New York City, Co-op City, Upper East Side

Oct. 29, 2013

Co-op City, the famed 15,000-unit complex in the Bronx, did a shared-savings agreement since it didn't want to incur additional debt and couldn't tack on additional funds through a mortgage refinancing because it had refinanced recently, explains its managing agent, Herbert Freedman of RiverBay Corporation.

At other co-ops, the underlying mortgage precludes taking on additional debt. And finally, many condos and co-ops simply don't have the reserve-fund money to do a project or have gone to residents for assessments one too many times already.

"There is no question that pricing for an underlying mortgage is the lowest form of pricing if the co-op is able to refinance their mortgage," says Barry Korn, managing director of Barrett Capital. "Sometimes those prepayment formulas make prepayment uneconomical and they're stuck." 

Stumbling Block 

Adding debt at condos can often require a vote of sixty-six and two-thirds percent of the unit-owners, says David Kuperberg, president of FirstService Residential. That can be a stumbling block. Through a subsidiary, FirstService offers shared savings agreements for potential green projects for the 500 properties it manages in New York. Only four have done so since 2011.

FirstService pays for the gas conversion, but the client pays a set percentage — 90 or 95 percent — of what it was spending on oil for the life of a contract, usually about five years. If consumption or costs rise, then the amount paid out by the building rises. The deal finishes after the term ends. If savings are higher than expected, the condo or co-op can buy its way out of the contract early, but if savings are not as good as projected, FirstService takes the hit, says Kuperberg.

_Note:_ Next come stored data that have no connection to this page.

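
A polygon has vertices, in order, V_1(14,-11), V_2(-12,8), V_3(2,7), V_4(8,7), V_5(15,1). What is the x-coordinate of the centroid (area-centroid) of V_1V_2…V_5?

1147/219

Apply the shoelace (surveyor's) formula. First the cross-terms c_i = x_i·y_{i+1} − x_{i+1}·y_i:
  -20, -100, -42, -97, -179  ⇒  2A = -438, A = -219.
Then Σ (x_i + x_{i+1})·c_i = -6882, so x̄ = -6882 / (6·(-219)) = 1147/219.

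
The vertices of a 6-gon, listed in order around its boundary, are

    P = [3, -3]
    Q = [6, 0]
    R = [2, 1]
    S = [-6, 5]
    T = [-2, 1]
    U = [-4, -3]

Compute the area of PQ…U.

Apply Gauss's area formula: 2A = Σ (x_i·y_{i+1} − x_{i+1}·y_i), indices taken mod 6.
P→Q: (3)(0) − (6)(-3) = 18
Q→R: (6)(1) − (2)(0) = 6
R→S: (2)(5) − (-6)(1) = 16
S→T: (-6)(1) − (-2)(5) = 4
T→U: (-2)(-3) − (-4)(1) = 10
U→P: (-4)(-3) − (3)(-3) = 21
Σ = 75
Area = |Σ|/2 = 37.5.

37.5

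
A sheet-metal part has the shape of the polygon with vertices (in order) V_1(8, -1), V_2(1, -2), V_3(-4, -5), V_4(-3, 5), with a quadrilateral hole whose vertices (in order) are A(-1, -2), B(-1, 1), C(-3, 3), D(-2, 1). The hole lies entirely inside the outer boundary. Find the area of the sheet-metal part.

Outer boundary:
Apply the shoelace formula: 2A = Σ (x_i·y_{i+1} − x_{i+1}·y_i), indices taken mod 4.
Σ = (-15) + (-13) + (-35) + (-37) = -100
Area = |Σ|/2 = 50.
Hole:
Apply the surveyor's formula: 2A = Σ (x_i·y_{i+1} − x_{i+1}·y_i), indices taken mod 4.
Cross-terms: -3, 0, 3, 5  ⇒  Σ = 5
Area = |Σ|/2 = 2.5.
Net area = 50 − 2.5 = 47.5.

47.5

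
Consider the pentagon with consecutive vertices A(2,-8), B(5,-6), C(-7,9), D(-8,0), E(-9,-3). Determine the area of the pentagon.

Σ = (28) + (3) + (72) + (24) + (78) = 205
Area = |Σ|/2 = 102.5.

102.5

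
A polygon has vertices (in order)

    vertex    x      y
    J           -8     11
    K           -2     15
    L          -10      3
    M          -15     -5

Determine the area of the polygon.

Apply the shoelace formula: 2A = Σ (x_i·y_{i+1} − x_{i+1}·y_i), indices taken mod 4.
J→K: (-8)(15) − (-2)(11) = -98
K→L: (-2)(3) − (-10)(15) = 144
L→M: (-10)(-5) − (-15)(3) = 95
M→J: (-15)(11) − (-8)(-5) = -205
Σ = -64
Area = |Σ|/2 = 32.

32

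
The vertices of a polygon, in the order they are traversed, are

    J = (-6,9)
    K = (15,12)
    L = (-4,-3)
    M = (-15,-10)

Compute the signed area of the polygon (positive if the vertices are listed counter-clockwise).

Σ = (-207) + (3) + (-5) + (-195) = -404
Signed area = Σ/2 = -202 (negative ⇒ clockwise traversal).

-202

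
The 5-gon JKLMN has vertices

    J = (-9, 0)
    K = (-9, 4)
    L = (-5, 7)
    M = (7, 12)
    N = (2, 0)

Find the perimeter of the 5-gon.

46

|JK| = √((0)² + (4)²) = √16 = 4
|KL| = √((4)² + (3)²) = √25 = 5
|LM| = √((12)² + (5)²) = √169 = 13
|MN| = √((-5)² + (-12)²) = √169 = 13
|NJ| = √((-11)² + (0)²) = √121 = 11
Perimeter = 4 + 5 + 13 + 13 + 11 = 46.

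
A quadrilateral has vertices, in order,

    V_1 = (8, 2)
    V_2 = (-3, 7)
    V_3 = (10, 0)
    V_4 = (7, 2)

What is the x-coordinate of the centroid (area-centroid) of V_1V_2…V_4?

Apply the shoelace (surveyor's) formula. First the cross-terms c_i = x_i·y_{i+1} − x_{i+1}·y_i:
  62, -70, 20, -2  ⇒  2A = 10, A = 5.
Then Σ (x_i + x_{i+1})·c_i = 130, so x̄ = 130 / (6·5) = 13/3.

13/3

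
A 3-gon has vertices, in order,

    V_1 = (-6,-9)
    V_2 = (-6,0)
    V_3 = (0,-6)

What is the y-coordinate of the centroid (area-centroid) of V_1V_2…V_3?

-5

Apply the shoelace formula. First the cross-terms c_i = x_i·y_{i+1} − x_{i+1}·y_i:
  -54, 36, -36  ⇒  2A = -54, A = -27.
Then Σ (y_i + y_{i+1})·c_i = 810, so ȳ = 810 / (6·(-27)) = -5.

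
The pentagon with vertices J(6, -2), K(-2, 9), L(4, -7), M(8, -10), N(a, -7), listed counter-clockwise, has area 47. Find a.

8

Write out the shoelace sum; only the two edges meeting at N involve a:
2·Area = [(8·(-7) − a·(-10)) + (a·(-2) − 6·(-7))] + 44
       = 8·a + 30 = 94
⇒ a = 8.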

At a 230-unit, luxury condo on the Upper East Side, the board did a shared-savings agreement and also an oil-to-gas conversion. "They had recently done a Local Law 11 project and a window project, and they were tired of assessments," Kuperberg says. He notes that the cost of financing its deals can range from 10 to 20 percent of the project. He likens it to leasing rather than buying a car. "It is almost always cheaper to buy, but there are always reasons why people want to lease as well," he says.

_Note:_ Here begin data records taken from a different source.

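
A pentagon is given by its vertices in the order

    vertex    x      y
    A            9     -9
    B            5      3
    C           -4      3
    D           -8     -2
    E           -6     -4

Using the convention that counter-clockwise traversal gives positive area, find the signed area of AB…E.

Apply the shoelace formula: 2A = Σ (x_i·y_{i+1} − x_{i+1}·y_i), indices taken mod 5.
Σ = (72) + (27) + (32) + (20) + (90) = 241
Signed area = Σ/2 = 120.5 (positive ⇒ counter-clockwise traversal).

120.5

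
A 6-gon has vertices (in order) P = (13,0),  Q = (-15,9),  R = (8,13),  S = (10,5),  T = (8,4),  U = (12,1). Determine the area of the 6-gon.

Apply Gauss's area formula: 2A = Σ (x_i·y_{i+1} − x_{i+1}·y_i), indices taken mod 6.
P→Q: (13)(9) − (-15)(0) = 117
Q→R: (-15)(13) − (8)(9) = -267
R→S: (8)(5) − (10)(13) = -90
S→T: (10)(4) − (8)(5) = 0
T→U: (8)(1) − (12)(4) = -40
U→P: (12)(0) − (13)(1) = -13
Σ = -293
Area = |Σ|/2 = 146.5.

146.5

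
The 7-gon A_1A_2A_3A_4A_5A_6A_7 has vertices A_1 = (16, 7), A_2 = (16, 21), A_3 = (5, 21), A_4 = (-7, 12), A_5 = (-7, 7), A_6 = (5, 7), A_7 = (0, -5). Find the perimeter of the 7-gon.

|A_1A_2| = √((0)² + (14)²) = √196 = 14
|A_2A_3| = √((-11)² + (0)²) = √121 = 11
|A_3A_4| = √((-12)² + (-9)²) = √225 = 15
|A_4A_5| = √((0)² + (-5)²) = √25 = 5
|A_5A_6| = √((12)² + (0)²) = √144 = 12
|A_6A_7| = √((-5)² + (-12)²) = √169 = 13
|A_7A_1| = √((16)² + (12)²) = √400 = 20
Perimeter = 14 + 11 + 15 + 5 + 12 + 13 + 20 = 90.

90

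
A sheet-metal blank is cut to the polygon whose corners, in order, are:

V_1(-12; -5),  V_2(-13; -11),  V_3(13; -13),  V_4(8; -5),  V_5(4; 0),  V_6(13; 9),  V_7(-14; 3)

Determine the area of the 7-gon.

372.5

Apply the shoelace (surveyor's) formula: 2A = Σ (x_i·y_{i+1} − x_{i+1}·y_i), indices taken mod 7.
Cross-terms: 67, 312, 39, 20, 36, 165, 106  ⇒  Σ = 745
Area = |Σ|/2 = 372.5.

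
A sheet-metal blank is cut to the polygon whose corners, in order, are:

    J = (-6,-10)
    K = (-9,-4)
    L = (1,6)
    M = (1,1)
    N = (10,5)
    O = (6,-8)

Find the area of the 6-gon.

172

Apply Gauss's area formula: 2A = Σ (x_i·y_{i+1} − x_{i+1}·y_i), indices taken mod 6.
Cross-terms: -66, -50, -5, -5, -110, -108  ⇒  Σ = -344
Area = |Σ|/2 = 172.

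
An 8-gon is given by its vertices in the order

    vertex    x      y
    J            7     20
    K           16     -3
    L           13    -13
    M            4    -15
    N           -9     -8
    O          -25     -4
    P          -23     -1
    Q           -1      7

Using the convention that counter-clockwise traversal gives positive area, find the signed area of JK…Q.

Apply the surveyor's formula: 2A = Σ (x_i·y_{i+1} − x_{i+1}·y_i), indices taken mod 8.
Σ = (-341) + (-169) + (-143) + (-167) + (-164) + (-67) + (-162) + (-69) = -1282
Signed area = Σ/2 = -641 (negative ⇒ clockwise traversal).

-641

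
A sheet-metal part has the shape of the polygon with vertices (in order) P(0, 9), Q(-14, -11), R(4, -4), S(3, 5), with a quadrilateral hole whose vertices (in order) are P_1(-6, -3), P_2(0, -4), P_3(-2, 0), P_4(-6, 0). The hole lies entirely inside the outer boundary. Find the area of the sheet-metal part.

125.5

Outer boundary:
Apply the shoelace formula: 2A = Σ (x_i·y_{i+1} − x_{i+1}·y_i), indices taken mod 4.
P→Q: (0)(-11) − (-14)(9) = 126
Q→R: (-14)(-4) − (4)(-11) = 100
R→S: (4)(5) − (3)(-4) = 32
S→P: (3)(9) − (0)(5) = 27
Σ = 285
Area = |Σ|/2 = 142.5.
Hole:
Σ = (24) + (-8) + (0) + (18) = 34
Area = |Σ|/2 = 17.
Net area = 142.5 − 17 = 125.5.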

Shared-Savings Disagreements

Not everyone is a fan of shared-savings agreements. "It's a wonderful idea if you don't have the ability to borrow money, but I think most co-ops and condos would be able to borrow — and could do so at a lower rate," says Andy Padian, vice president for energy initiatives at Community Preservation Corporation, a nonprofit lender for affordable housing in New York that covers both the rental and co-op / condo markets.

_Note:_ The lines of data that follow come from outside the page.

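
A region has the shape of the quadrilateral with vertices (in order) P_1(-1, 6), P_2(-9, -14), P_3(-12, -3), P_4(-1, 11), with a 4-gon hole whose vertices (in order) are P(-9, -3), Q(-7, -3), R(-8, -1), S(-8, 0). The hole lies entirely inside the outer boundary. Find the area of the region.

Outer boundary:
Cross-terms: 68, -141, -135, 5  ⇒  Σ = -203
Area = |Σ|/2 = 101.5.
Hole:
Cross-terms: 6, -17, -8, 24  ⇒  Σ = 5
Area = |Σ|/2 = 2.5.
Net area = 101.5 − 2.5 = 99.

99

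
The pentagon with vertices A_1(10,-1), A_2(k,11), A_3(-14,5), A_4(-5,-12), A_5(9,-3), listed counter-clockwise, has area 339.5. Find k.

13

Write out the shoelace sum; only the two edges meeting at A_2 involve k:
2·Area = [(10·11 − k·(-1)) + (k·5 − (-14)·11)] + 337
       = 6·k + 601 = 679
⇒ k = 13.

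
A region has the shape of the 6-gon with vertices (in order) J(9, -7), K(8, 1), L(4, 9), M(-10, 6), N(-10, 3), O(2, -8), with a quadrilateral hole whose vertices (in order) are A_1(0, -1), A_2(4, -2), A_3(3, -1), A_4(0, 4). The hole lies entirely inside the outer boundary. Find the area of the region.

195.5

Outer boundary:
Apply the shoelace (surveyor's) formula: 2A = Σ (x_i·y_{i+1} − x_{i+1}·y_i), indices taken mod 6.
Σ = (65) + (68) + (114) + (30) + (74) + (58) = 409
Area = |Σ|/2 = 204.5.
Hole:
Apply the shoelace formula: 2A = Σ (x_i·y_{i+1} − x_{i+1}·y_i), indices taken mod 4.
Cross-terms: 4, 2, 12, 0  ⇒  Σ = 18
Area = |Σ|/2 = 9.
Net area = 204.5 − 9 = 195.5.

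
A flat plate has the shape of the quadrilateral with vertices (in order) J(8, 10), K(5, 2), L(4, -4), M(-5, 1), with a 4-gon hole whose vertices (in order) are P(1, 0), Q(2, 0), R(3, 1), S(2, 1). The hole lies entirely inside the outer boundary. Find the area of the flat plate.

Outer boundary:
Apply the shoelace formula: 2A = Σ (x_i·y_{i+1} − x_{i+1}·y_i), indices taken mod 4.
Cross-terms: -34, -28, -16, -58  ⇒  Σ = -136
Area = |Σ|/2 = 68.
Hole:
Apply Gauss's area formula: 2A = Σ (x_i·y_{i+1} − x_{i+1}·y_i), indices taken mod 4.
Σ = (0) + (2) + (1) + (-1) = 2
Area = |Σ|/2 = 1.
Net area = 68 − 1 = 67.

67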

If an underlying mortgage prevents a building from taking on new debt or refinancing, it might even make sense to wait rather than take a deal with a higher interest rate for the life of a contract, according to Padian. "Even if it's five years down the road when their building can refinance the debt, why shouldn't an energy plan be part of the refinancing plan?" he says.

Often, Padian notes, co-ops and condos take the wrong approach with their traditional lender. "People tell their banker, 'I want a green loan,' and the banker doesn't know what to do," he says. "But, if you go in and say, 'I want to replace our boiler because it is past its useful life,' there is not an engineer or a banker who is going to object to that [because a] loan goes bad really fast when a boiler goes bad: When there is no hot water in a building for four months, people stop paying. It's always better for a cash-flowing occupied co-op to plan for this as part of refinancing their debt rather than taking it as a magic-bullet, one-shot deal."

Not every green project is a good candidate for a shared savings deal. "The metrics have to be straightforward," says Korn. "You need to demonstrate that the savings are real."